Use of prosthetic implants for bone is rapidly increasing in the medical community. Orthopaedic prosthetic implants are commonly made of titanium (Ti) alloy because of its corrosion resistance to body fluids. However, Ti alloys do not form a direct bond with bone. It has been demonstrated that a calcium phosphate coating on the titanium enhances bone apposition to endosseous implants. It is believed that the calcium phosphate permits bone to bond to the coated prosthetic surface and thus enhances implant fixation. Hydroxyapatite (HA) (Ca.sub.5 (PO.sub.4).sub.3 OH) and tricalcium phosphate (TCP) (Ca.sub.3 (PO.sub.4)) are particularly attractive materials for coating titanium for hard tissue implants in plastic surgery because of their capability of directly integrating to bone tissues by their resorption (e.g. TCP) or by facilitating bone bonding of newly forming bone into their structures (e.g. HA). Several methods have been used for applying the coating to the titanium including plasma spraying which is the most frequently used technique to produce HA coatings.sup.1-3. Other, less frequently used methods include solution deposition sometimes referred to as biomimetic process.sup.2,4. Present methods of making TCP or HA coatings result either in very porous coatings (less than 80% of theoretical density) from less than 1 micron to many microns thick, or in dense coatings (greater than or equal to 80% of theoretical density) by deposition of particles (thermo-spray).sup.1 which limits the thickness of the dense coating to be at least 5 micron.

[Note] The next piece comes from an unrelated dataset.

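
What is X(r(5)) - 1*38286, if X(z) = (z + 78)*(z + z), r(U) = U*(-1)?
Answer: -39016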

In the technically unrelated field of semiconductor manufacture, plasma-enhanced metalorganic chemical vapor deposition (PEMOCVD) has been used for deposition of ceramic coatings of oxides and nitrides for semiconductor applications. (Calcium phosphate and hydroxyapatite are not used in semiconductor manufacture.) In the PEMOCVD process, a gaseous stream of metalorganic precursors containing the reactive constituents for the desired ceramic (oxide or nitride) coating material and a plasma are directed toward a heated semiconductor substrate, where the plasma ionizes and activates the gaseous stream and a reaction takes place to form a solid film or coating. Reaction byproducts are pumped out. The process is terminated when a desired coating thickness is obtained. PEMOCVD is known to be capable to produce uniform coatings on complex-shape substrates. More specifically, semiconductor manufacture uses PEMOCVD to deposit silicon oxide onto various layers of an electronic chip. PEMOCVD is also used in the semiconductor manufacture to deposit doped gallium arsenide and/or doped gallium nitride onto gallium arsenide or silicon for laser material.
Hence, there is a need in the manufacture of implants for a method of producing a thin and dense implant coating that is less expensive than present coating methods. There may also be a need in optical device manufacture for a method of coating the optical device.